Le nouveau texte vise à surmonter les objections formulés en décembre dernier par la Cour constitutionnelle, qui a estimé que plusieurs articles de sa première version étaient contraires à la loi fondamentale, en particulier une disposition prévoyant la perte de nationalité en cas de condamnation pour crimes graves.
Le nouveau président élu en février, le socialiste Antonio José Seguro, pourra de nouveau saisir la Cour constitutionnelle pour qu'elle examine les amendements à la loi sur la nationalité. La réforme votée jeudi durcit toujours les conditions d'accès à la nationalité et maintient notamment la possibilité d'une déchéance de nationalité en tant que peine accessoire dans le cadre d'une condamnation pénale, même si ses modalités ont été modifiées.

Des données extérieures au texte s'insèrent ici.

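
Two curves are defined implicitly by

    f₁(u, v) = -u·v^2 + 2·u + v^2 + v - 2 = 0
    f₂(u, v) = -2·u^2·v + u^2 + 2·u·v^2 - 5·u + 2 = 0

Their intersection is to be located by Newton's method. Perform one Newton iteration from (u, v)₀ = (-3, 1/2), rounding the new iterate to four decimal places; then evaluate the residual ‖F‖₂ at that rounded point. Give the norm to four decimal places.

2.6220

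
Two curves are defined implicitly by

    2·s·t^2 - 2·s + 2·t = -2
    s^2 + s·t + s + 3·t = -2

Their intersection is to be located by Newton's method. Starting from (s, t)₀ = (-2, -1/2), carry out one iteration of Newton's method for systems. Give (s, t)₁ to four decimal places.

(-1.1282, -0.9487)

At (-2, -1/2): F = (4.0000, 3.5000).
Jacobian J = [[2·t^2 - 2, 4·s·t + 2], [2·s + t + 1, s + 3]].
At the point, J = [[-1.5000, 6.0000], [-3.5000, 1.0000]] (det J = 19.5000).
Solving J·Δ = −F gives Δ = (0.8718, -0.4487).
Then the next iterate is (s, t)₁ = (-1.1282, -0.9487).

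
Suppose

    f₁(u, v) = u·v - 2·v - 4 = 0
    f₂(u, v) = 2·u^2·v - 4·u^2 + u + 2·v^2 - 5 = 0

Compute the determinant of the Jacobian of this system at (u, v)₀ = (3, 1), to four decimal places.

J = [[v, u - 2], [4·u·v - 8·u + 1, 2·u^2 + 4·v]].
At the point, J = [[1.0000, 1.0000], [-11.0000, 22.0000]].
det J = 33.0000.

33.0000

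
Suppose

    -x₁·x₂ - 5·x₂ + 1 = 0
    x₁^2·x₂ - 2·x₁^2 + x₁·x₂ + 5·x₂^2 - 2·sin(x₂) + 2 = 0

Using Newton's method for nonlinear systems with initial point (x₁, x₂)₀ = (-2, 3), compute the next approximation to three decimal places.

(-3.312, 1.645)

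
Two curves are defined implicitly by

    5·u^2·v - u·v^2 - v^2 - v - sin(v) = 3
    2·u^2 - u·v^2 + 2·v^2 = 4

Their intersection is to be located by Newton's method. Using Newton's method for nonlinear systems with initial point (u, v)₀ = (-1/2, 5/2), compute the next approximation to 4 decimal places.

At (-1/2, 5/2): F = (-6.098472, 12.1250).
Jacobian J = [[10·u·v - v^2, 5·u^2 - 2·u·v - 2·v - cos(v) - 1], [4·u - v^2, -2·u·v + 4·v]].
At the point, J = [[-18.7500, -1.448856], [-8.2500, 12.5000]] (det J = -246.328065).
Solving J·Δ = −F gives Δ = (-0.2382, -1.1272).
Then the next iterate is (u, v)₁ = (-0.7382, 1.3728).

(-0.7382, 1.3728)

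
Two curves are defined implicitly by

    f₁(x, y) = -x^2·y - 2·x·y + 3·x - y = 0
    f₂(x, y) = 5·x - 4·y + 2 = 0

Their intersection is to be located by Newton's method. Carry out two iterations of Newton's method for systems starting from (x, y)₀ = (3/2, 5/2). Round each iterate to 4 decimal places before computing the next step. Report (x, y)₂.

At (3/2, 5/2): F = (-11.1250, -0.5000).
Jacobian J = [[-2·x·y - 2·y + 3, -x^2 - 2·x - 1], [5, -4]].
At the point, J = [[-9.5000, -6.2500], [5.0000, -4.0000]] (det J = 69.2500).
Solving J·Δ = −F gives Δ = (-0.5975, -0.8718).
Then the next iterate is (x, y)₁ = (0.9025, 1.6282).
Round to (0.9025, 1.6282) and repeat: F = (-3.185780, -0.0003), J = [[-3.195301, -3.619506], [5.0000, -4.0000]].
Δ = (-0.4126, -0.5159), so (x, y)₂ = (0.4899, 1.1123).

(0.4899, 1.1123)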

La politique migratoire se referme
En septembre dernier, l'Assemblée avait voté une réforme durcissant les conditions d'entrée des étrangers qui s'était dans un premier temps heurté à un veto présidentiel en raison des objections soulevées par la Cour constitutionnelle concernant les dispositions sur le regroupement familial. Et, en mars, le gouvernement a adopté une réforme législative visant à faciliter et accélérer l'expulsion d'immigrés clandestins, qu'il devra bientôt soumettre au vote du Parlement.
Quand les socialistes étaient au pouvoir, de 2015 à 2024, le Portugal affichait l'une des politiques migratoires les plus ouvertes d'Europe. Le nombre des étrangers installés dans ce pays a alors fortement augmenté, dépassant fin 2024 les 1,5 million de personnes, soit environ 15% de la population.